Q2 Challenging for USA Upstream Merger Activity

Q2 Challenging for USA Upstream Merger Activity
Q2 was a challenging quarter.

Overall, Q2 was a challenging quarter for negotiating deals as volatility roiled both commodity and equity markets.

That’s what Enverus Intelligence Research (EIR) stated in its summary of 2Q 2022 U.S. upstream M&A activity, which highlighted that, despite the challenge, about $12 billion was transacted “as numerous private equity (PE) firms brought their investments to market looking to cash in on high oil and gas prices”.

According to EIR, PE sellers accounted for about 80 percent of the quarter’s deal value. A chart showing U.S. deal value by region over the past 12 quarters, which was included in the summary, showed that the Permian contributed $5.5 billion, or 46 percent of the total, in Q2. Multi-region deals came in second with $3.2 billion, or 27 percent of the total, while the Rockies came in third with $1.4 billion, or 12 percent of the total, according to the chart.

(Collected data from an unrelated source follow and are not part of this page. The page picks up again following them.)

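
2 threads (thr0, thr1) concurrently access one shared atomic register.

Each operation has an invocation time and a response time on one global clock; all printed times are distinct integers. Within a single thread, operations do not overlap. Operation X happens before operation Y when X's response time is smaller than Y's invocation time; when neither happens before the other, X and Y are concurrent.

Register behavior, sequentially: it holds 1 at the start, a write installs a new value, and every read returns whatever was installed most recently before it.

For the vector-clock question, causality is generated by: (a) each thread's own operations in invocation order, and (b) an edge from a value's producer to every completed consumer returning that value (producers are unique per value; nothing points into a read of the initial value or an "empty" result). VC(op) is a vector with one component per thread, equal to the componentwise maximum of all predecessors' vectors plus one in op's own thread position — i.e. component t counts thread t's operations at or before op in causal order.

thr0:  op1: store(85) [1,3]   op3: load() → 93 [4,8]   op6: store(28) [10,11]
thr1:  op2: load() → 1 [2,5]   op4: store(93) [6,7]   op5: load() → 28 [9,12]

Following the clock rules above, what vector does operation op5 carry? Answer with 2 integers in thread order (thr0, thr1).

VC(op2, invoked at 2): no causal predecessors; +1 on thr1 → (0, 1)
VC(op1, invoked at 1): no causal predecessors; +1 on thr0 → (1, 0)
op4, invoked 6, takes VC(op2)=(0, 1) under max, adds 1 for thr1 → (0, 2)
op3, invoked 4, takes VC(op1)=(1, 0), VC(op4)=(0, 2) under max, adds 1 for thr0 → (2, 2)
op6, invoked 10, takes VC(op3)=(2, 2) under max, adds 1 for thr0 → (3, 2)
op5, invoked 9, takes VC(op4)=(0, 2), VC(op6)=(3, 2) under max, adds 1 for thr1 → (3, 3)
target: VC(op5) = (3, 3)

(3, 3)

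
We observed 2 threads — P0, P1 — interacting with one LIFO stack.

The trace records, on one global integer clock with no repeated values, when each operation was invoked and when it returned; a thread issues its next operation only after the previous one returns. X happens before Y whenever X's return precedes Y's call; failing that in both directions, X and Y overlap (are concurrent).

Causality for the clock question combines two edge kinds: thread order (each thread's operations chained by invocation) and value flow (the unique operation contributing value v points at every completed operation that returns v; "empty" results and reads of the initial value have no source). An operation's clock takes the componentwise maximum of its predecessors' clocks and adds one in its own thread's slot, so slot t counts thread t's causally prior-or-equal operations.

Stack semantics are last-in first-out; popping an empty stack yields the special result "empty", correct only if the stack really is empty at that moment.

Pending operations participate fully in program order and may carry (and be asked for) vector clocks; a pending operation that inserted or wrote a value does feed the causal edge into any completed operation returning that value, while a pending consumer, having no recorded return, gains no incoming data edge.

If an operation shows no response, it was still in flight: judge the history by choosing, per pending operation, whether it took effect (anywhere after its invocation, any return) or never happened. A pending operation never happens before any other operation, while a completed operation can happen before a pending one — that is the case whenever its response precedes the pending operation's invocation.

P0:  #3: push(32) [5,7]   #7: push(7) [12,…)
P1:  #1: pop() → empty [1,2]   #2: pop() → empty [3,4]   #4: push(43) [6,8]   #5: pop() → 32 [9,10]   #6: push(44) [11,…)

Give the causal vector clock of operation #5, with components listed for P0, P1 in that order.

(1, 4)

VC(#1, invoked at 1): no causal predecessors; +1 on P1 → (0, 1)
VC(#3, invoked at 5): no causal predecessors; +1 on P0 → (1, 0)
from VC(#1)=(0, 1), #2 (invoked 3) maxes components and bumps P1 → (0, 2)
from VC(#3)=(1, 0), #7 (invoked 12) maxes components and bumps P0 → (2, 0)
from VC(#2)=(0, 2), #4 (invoked 6) maxes components and bumps P1 → (0, 3)
from VC(#3)=(1, 0), VC(#4)=(0, 3), #5 (invoked 9) maxes components and bumps P1 → (1, 4)
from VC(#5)=(1, 4), #6 (invoked 11) maxes components and bumps P1 → (1, 5)
target: VC(#5) = (1, 4)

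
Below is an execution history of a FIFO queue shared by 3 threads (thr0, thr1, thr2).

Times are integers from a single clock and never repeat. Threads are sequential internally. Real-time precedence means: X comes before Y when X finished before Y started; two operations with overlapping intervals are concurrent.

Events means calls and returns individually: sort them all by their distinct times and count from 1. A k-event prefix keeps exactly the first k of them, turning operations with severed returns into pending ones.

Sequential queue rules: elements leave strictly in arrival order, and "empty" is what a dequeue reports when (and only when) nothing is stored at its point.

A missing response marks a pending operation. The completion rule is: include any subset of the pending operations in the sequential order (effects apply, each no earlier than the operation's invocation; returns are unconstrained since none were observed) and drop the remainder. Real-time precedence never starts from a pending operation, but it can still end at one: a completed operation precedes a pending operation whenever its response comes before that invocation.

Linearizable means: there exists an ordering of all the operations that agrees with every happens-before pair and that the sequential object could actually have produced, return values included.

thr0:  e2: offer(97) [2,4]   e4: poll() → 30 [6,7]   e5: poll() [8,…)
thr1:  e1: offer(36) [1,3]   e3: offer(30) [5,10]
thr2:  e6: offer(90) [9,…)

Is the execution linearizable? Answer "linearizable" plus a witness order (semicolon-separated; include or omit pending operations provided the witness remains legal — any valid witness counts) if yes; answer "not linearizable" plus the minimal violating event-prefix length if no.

not linearizable — minimal violating prefix: 7 events

the violation lands at event 7, e4's response at time 7: events 1..6 linearize, events 1..7 do not
all 2 real-time-respecting orders fail — 3 completed FIFO queue operations, no legal replay
completion choices over the 1 pending operation (e3) were checked; none helps
for example e1, e2, e4 (pending dropped) fails at step 3: e4 poll() → 30 is not legal there
for example e2, e1, e4 (pending dropped) fails at step 3: e4 poll() → 30 is not legal there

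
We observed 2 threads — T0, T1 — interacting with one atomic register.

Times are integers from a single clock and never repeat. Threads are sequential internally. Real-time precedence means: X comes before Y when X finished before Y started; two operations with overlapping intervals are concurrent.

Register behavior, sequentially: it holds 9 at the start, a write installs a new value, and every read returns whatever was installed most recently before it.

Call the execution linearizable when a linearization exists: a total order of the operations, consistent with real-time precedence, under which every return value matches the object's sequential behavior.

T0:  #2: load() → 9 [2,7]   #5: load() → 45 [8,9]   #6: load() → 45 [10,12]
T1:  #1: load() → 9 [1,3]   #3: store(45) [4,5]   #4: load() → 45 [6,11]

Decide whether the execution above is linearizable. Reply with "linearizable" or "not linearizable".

witness order: #1, #2, #3, #4, #5, #6
step 1: #1 load() → 9 — value 9
step 2: #2 load() → 9 — value 9
step 3: #3 store(45) — value 45
step 4: #4 load() → 45 — value 45
step 5: #5 load() → 45 — value 45
step 6: #6 load() → 45 — value 45

linearizable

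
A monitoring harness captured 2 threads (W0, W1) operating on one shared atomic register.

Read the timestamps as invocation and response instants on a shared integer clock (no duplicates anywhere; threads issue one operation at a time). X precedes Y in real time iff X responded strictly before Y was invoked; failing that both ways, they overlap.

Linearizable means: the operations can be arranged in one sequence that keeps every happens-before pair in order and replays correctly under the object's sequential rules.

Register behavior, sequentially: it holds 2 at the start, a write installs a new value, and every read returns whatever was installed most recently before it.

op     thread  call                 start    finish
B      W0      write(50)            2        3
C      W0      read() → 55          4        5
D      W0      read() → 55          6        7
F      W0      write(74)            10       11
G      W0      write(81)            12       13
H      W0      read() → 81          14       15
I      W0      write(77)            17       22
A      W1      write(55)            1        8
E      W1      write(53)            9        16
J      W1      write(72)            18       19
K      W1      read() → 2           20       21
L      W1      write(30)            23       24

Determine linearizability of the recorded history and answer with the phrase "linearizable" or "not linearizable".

not linearizable

through event 20 a valid linearization exists; event 21 (K responding at time 21) ends that
checked exhaustively: 16 real-time-consistent orders of 10 completed operations, zero legal atomic register replays
including or dropping the 1 pending operation (I) in any combination fails
take A, B, C, D, E, F, G, H, J, K (pending dropped): step 3 already fails, because C read() → 55 cannot occur there
take A, B, C, D, F, E, G, H, J, K (pending dropped): step 3 already fails, because C read() → 55 cannot occur there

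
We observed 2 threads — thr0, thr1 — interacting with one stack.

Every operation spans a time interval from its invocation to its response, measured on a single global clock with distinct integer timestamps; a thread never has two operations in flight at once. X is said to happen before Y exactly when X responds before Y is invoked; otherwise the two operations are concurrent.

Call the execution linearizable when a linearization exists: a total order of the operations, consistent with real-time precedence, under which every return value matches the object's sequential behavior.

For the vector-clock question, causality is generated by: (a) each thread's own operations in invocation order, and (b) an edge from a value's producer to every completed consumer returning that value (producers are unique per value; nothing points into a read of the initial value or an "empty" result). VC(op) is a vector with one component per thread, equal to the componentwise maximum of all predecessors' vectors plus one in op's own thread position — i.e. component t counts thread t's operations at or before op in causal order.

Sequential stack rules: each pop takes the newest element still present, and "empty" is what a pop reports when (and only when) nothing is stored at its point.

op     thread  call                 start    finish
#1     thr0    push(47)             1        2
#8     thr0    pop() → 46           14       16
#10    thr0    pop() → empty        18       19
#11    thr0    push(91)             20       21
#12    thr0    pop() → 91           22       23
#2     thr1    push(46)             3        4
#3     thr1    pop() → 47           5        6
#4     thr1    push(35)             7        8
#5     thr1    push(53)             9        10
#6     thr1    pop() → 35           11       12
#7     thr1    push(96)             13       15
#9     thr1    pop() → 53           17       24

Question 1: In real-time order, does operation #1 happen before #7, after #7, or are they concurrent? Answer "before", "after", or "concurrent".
before

#1 spans [1,2], #7 spans [13,15]
resp(#1)=2 < inv(#7)=13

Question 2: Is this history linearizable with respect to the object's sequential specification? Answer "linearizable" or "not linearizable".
not linearizable

already the first 6 events (up to #3's response at time 6) admit no linearization; the first 5 still do
exhaustive check: the 3 completed stack ops admit one real-time order; illegal
one such order, #1, #2, #3, breaks at step 3 where #3 pop() → 47 is illegal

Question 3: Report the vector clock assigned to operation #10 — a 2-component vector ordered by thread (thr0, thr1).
(3, 1)

invoked at 3, #2 has no predecessors; its own thr1 bump gives (0, 1)
invoked at 1, #1 has no predecessors; its own thr0 bump gives (1, 0)
invoked at 5, #3 merges VC(#1)=(1, 0), VC(#2)=(0, 1) and bumps thr1's slot → (1, 2)
invoked at 14, #8 merges VC(#1)=(1, 0), VC(#2)=(0, 1) and bumps thr0's slot → (2, 1)
invoked at 7, #4 merges VC(#3)=(1, 2) and bumps thr1's slot → (1, 3)
invoked at 18, #10 merges VC(#8)=(2, 1) and bumps thr0's slot → (3, 1)
invoked at 9, #5 merges VC(#4)=(1, 3) and bumps thr1's slot → (1, 4)
invoked at 20, #11 merges VC(#10)=(3, 1) and bumps thr0's slot → (4, 1)
invoked at 11, #6 merges VC(#4)=(1, 3), VC(#5)=(1, 4) and bumps thr1's slot → (1, 5)
invoked at 22, #12 merges VC(#11)=(4, 1) and bumps thr0's slot → (5, 1)
invoked at 13, #7 merges VC(#6)=(1, 5) and bumps thr1's slot → (1, 6)
invoked at 17, #9 merges VC(#5)=(1, 4), VC(#7)=(1, 6) and bumps thr1's slot → (1, 7)
target: VC(#10) = (3, 1)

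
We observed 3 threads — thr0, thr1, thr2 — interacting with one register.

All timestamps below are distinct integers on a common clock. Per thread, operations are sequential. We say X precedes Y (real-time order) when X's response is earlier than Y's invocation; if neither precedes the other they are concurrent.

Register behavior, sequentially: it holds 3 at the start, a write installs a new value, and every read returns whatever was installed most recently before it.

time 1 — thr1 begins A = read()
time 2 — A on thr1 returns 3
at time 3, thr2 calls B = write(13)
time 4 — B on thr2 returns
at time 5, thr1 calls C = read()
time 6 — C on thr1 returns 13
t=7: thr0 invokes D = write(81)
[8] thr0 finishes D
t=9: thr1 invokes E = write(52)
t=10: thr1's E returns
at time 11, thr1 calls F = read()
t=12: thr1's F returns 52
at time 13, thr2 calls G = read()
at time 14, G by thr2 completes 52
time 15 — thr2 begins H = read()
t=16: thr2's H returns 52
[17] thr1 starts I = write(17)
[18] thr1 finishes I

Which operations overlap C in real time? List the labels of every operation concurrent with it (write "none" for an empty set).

overlap test against C [5,6]: concurrent iff the interval meets 5..6
A [1,2]: before
B [3,4]: before
D [7,8]: after
E [9,10]: after
F [11,12]: after
G [13,14]: after
H [15,16]: after
I [17,18]: after

none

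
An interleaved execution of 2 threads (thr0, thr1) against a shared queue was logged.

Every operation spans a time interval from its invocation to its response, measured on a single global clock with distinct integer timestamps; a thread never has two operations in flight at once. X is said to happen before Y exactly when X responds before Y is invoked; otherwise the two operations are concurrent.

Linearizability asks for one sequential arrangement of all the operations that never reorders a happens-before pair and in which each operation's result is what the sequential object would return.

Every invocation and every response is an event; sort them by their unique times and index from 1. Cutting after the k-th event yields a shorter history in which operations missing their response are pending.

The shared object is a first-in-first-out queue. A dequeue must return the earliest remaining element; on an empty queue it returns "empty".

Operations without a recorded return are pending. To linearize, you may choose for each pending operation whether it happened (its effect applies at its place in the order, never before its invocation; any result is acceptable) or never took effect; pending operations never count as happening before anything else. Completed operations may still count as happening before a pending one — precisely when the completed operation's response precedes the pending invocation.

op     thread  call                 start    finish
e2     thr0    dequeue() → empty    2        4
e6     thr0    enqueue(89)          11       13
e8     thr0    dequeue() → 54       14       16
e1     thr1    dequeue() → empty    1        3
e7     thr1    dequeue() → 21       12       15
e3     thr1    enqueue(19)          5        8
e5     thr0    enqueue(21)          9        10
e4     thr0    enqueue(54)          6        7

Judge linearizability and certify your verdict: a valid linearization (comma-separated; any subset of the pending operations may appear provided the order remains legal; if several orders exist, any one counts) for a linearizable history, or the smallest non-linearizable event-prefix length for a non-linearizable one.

not linearizable — minimal violating prefix: 15 events

through event 14 a valid linearization exists; event 15 (e7 responding at time 15) ends that
no legal order exists: 8 real-time-consistent candidates over 7 completed queue operations, all rejected
including or dropping the 1 pending operation (e8) in any combination fails
for example e1, e2, e3, e4, e5, e6, e7 (pending dropped) fails at step 7: e7 dequeue() → 21 is not legal there
for example e1, e2, e3, e4, e5, e7, e6 (pending dropped) fails at step 6: e7 dequeue() → 21 is not legal there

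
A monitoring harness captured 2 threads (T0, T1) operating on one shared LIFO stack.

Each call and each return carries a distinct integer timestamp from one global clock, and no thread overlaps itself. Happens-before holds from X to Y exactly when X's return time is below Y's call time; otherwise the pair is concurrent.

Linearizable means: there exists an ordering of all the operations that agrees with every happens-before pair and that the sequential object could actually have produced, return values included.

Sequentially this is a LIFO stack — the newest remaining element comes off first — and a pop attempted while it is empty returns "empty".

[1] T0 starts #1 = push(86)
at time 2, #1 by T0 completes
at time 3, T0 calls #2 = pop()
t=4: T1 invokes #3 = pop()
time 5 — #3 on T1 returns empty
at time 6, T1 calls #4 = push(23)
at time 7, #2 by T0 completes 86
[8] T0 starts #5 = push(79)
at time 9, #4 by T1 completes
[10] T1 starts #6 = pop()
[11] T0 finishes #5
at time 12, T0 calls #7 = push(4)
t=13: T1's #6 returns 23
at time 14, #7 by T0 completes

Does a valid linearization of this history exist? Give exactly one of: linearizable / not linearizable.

witness order: #1, #2, #3, #4, #6, #5, #7
1. #1 push(86), leaving stack <86>
2. #2 pop() → 86, leaving stack <>
3. #3 pop() → empty, leaving stack <>
4. #4 push(23), leaving stack <23>
5. #6 pop() → 23, leaving stack <>
6. #5 push(79), leaving stack <79>
7. #7 push(4), leaving stack <79,4>

linearizable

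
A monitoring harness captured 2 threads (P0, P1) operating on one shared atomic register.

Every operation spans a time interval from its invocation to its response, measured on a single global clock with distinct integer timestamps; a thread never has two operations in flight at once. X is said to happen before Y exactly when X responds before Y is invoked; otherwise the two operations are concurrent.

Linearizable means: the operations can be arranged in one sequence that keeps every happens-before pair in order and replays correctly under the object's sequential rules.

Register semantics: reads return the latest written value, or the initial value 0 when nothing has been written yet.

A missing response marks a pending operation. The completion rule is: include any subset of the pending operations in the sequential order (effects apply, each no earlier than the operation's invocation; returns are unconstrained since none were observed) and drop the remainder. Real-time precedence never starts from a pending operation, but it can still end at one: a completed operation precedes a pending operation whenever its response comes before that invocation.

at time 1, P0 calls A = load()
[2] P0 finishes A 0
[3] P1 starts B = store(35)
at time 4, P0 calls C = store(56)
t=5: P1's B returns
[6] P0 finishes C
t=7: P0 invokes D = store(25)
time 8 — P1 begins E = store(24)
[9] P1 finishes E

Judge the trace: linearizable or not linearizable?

linearizable

a witness: A, B, C, D, E
1. A load() → 0, leaving value 0
2. B store(35), leaving value 35
3. C store(56), leaving value 56
4. D store(25) (pending, included), leaving value 25
5. E store(24), leaving value 24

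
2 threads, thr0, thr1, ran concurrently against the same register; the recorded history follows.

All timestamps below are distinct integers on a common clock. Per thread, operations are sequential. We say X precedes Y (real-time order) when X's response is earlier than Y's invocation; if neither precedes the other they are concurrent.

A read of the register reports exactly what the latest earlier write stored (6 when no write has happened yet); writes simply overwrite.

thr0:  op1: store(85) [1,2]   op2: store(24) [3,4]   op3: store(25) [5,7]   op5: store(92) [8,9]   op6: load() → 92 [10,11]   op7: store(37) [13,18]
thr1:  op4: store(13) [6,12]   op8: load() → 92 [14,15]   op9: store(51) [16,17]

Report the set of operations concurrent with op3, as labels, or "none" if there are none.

op4

op3 runs from 5 to 7; window-overlapping ops are concurrent
op1 [1,2]: before
op2 [3,4]: before
op4 [6,12]: concurrent
op5 [8,9]: after
op6 [10,11]: after
op7 [13,18]: after
op8 [14,15]: after
op9 [16,17]: after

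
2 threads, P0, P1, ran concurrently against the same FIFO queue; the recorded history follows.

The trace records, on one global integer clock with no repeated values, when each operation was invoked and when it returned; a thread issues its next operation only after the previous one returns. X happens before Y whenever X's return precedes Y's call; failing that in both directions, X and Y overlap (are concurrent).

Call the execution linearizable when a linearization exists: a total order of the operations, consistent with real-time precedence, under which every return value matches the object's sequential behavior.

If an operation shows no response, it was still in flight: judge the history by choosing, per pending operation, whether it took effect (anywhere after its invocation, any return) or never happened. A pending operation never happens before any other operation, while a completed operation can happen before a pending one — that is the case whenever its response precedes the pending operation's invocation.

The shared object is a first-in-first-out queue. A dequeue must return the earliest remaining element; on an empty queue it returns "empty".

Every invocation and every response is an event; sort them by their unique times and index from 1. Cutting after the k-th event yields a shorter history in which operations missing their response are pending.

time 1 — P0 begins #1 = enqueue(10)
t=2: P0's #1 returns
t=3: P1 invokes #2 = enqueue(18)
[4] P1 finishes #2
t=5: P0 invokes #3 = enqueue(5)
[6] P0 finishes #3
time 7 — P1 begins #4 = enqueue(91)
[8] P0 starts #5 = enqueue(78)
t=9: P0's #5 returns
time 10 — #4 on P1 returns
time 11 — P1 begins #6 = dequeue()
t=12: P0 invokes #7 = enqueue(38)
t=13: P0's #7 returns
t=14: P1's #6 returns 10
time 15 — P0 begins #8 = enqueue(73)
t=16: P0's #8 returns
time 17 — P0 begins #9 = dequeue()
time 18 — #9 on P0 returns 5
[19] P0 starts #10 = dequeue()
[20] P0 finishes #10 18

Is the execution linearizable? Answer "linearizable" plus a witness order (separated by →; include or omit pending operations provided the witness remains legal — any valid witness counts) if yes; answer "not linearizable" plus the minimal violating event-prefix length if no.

not linearizable — minimal violating prefix: 18 events

the violation lands at event 18, #9's response at time 18: events 1..17 linearize, events 1..18 do not
4 orders of the 9 completed FIFO queue ops respect real time; none is legal
sample order #1, #2, #3, #4, #5, #6, #7, #8, #9 stalls at step 9 — #9 dequeue() → 5 has no legal effect
sample order #1, #2, #3, #4, #5, #7, #6, #8, #9 stalls at step 9 — #9 dequeue() → 5 has no legal effect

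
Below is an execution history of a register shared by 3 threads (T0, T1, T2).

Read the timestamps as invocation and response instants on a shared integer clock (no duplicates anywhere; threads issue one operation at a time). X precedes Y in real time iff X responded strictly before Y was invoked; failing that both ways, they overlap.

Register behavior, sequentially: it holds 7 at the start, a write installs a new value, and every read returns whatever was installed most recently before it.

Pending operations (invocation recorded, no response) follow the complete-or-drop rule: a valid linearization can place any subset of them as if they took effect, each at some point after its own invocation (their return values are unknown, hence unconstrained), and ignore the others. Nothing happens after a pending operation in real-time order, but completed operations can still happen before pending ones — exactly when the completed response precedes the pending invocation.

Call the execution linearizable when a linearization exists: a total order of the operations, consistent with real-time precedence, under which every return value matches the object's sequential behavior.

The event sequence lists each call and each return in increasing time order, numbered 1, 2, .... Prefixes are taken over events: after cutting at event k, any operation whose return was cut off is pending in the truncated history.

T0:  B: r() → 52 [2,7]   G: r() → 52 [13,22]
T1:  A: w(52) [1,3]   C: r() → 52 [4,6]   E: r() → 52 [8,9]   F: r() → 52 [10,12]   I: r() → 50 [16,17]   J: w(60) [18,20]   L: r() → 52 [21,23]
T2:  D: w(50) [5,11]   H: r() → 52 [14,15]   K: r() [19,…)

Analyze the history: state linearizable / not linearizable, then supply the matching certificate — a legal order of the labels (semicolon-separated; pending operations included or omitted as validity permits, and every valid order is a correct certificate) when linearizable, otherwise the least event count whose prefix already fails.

not linearizable — minimal violating prefix: 15 events

cut after 14 events: linearizable; cut after 15 events (H responds, time 15): not linearizable
checked exhaustively: 14 real-time-consistent orders of 7 completed operations, zero legal register replays
every completion of the 1 pending operation (G) was checked; none linearizes
e.g. A, B, C, D, E, F, H (pending dropped): illegal at step 5, since E r() → 52 cannot apply there
e.g. A, B, C, E, D, F, H (pending dropped): illegal at step 6, since F r() → 52 cannot apply there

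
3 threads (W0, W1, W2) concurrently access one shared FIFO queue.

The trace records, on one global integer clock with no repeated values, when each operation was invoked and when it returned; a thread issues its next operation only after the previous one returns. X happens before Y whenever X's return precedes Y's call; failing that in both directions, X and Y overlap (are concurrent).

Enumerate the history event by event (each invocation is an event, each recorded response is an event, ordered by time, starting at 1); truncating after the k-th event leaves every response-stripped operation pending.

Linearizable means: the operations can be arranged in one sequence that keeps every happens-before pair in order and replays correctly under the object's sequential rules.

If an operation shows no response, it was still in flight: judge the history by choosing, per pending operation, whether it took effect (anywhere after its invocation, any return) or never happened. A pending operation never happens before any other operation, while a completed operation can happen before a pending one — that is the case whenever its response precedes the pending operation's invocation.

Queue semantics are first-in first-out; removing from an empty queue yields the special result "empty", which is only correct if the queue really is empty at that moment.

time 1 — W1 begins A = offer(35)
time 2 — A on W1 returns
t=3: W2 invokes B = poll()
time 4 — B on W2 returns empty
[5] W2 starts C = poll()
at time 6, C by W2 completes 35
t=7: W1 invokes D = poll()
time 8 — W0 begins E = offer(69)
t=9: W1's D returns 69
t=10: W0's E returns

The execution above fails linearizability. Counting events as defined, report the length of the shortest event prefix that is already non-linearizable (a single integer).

events 1..3 are linearizable, e.g. via A:
after step 1 (A offer(35)): queue <35>
once event 4 joins (B's response, time 4), exhaustive search finds no witness
one such order, A, B, breaks at step 2 where B poll() → empty is illegal

4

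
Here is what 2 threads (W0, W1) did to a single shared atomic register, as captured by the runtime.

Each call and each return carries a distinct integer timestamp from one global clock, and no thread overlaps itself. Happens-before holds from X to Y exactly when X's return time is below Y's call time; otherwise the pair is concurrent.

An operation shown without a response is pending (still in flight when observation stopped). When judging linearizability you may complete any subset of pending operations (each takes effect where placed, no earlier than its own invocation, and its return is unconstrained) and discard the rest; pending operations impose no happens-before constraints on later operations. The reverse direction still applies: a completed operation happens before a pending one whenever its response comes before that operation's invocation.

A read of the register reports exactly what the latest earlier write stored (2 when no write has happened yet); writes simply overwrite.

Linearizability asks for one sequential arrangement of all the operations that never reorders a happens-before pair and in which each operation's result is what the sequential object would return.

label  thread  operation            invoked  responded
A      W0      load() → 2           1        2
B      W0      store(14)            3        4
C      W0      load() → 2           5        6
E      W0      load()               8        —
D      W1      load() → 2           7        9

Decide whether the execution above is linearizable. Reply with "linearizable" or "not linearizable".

not linearizable

prefix check: 1..5 passes, 1..6 fails once C's time-6 response joins
one real-time candidate order over the 3 completed operations — the atomic register replay rejects it
for example A, B, C fails at step 3: C load() → 2 is not legal there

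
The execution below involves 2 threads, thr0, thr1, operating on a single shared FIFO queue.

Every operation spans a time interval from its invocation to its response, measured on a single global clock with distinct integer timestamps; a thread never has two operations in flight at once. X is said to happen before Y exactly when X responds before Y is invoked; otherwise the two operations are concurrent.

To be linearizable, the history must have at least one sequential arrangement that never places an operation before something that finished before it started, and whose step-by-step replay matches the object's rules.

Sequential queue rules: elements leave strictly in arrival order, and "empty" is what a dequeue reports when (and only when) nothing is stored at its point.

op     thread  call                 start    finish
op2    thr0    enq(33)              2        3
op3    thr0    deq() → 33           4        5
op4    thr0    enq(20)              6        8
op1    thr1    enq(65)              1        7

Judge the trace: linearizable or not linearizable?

a witness: op2, op1, op3, op4
after step 1 (op2 enq(33)): queue <33>
after step 2 (op1 enq(65)): queue <33,65>
after step 3 (op3 deq() → 33): queue <65>
after step 4 (op4 enq(20)): queue <65,20>

linearizable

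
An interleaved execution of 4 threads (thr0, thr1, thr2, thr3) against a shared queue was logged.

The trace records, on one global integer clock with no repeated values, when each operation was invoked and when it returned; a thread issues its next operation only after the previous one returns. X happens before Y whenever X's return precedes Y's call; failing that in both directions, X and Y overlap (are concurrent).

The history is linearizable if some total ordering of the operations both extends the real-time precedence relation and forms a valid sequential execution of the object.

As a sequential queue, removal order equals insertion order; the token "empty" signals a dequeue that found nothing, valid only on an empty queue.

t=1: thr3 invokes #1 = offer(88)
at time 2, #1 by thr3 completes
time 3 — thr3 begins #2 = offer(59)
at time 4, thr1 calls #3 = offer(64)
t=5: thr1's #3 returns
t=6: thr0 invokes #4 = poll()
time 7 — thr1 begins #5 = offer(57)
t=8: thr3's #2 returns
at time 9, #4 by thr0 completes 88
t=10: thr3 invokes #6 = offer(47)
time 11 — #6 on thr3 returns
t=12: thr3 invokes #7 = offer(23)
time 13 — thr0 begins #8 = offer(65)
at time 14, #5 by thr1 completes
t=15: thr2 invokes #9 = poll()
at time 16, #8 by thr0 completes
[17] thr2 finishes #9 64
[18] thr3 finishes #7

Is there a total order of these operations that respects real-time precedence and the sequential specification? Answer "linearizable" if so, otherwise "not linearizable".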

Q1 saw a total deal value of $14.7 billion, the chart highlighted. The Rockies contributed the largest amount during the quarter with $7.2 billion, the Permian was second with $4.3 billion, and the Eastern region was third with $2.8 billion, the chart outlined. The largest quarterly deal value during the past 12 quarters came in 2Q 2021 at $34.8 billion, while the lowest was in 1Q 2020 at 0.6 billion, according to the chart.

“As anticipated, the spike in commodity prices that followed Russia’s invasion of Ukraine temporarily stalled M&A as buyers and sellers disagreed on the value of assets,” EIR Director Andrew Dittmar said in a company statement.

“High prices, though, also encouraged a rush by PE firms to test the waters for M&A. While not everyone that is going into the market is getting what they deem to be a suitable offer, enough are to drive modestly active upstream M&A,” Dittmar added in the statement.

“Public equity markets are retaining a multi-year trend of being essentially closed for private E&Ps to launch a traditional IPO … That leaves M&A as the main exit route. There is appetite on the public company side to buy out private E&Ps, but public companies need to keep the valuation paid on these deals in line or less than where the market is pricing their own stock. With E&P equity valuations still modest, in many cases there may not be much room to raise offer prices,” Dittmar went on to state.

Back in April, Enverus noted that U.S. upstream M&A opened strong in 2022, adding that the $6 billion transacted in January 2022 was the strongest M&A market launch in five years.

“All the factors that kept upstream deals resilient in 2021 carried over into the new year,” Dittmar said in a company statement at the time.

“That included a need for inventory by public companies, ready private sellers and favorable pricing. However, the volatility in energy prices caused by Russia’s invasion of Ukraine stalled nearly all deals in March,” Dittmar added in the statement.

Oil soared past $100 per barrel for the first time in years back in late February as Russian forces escalated a conflict with Ukraine.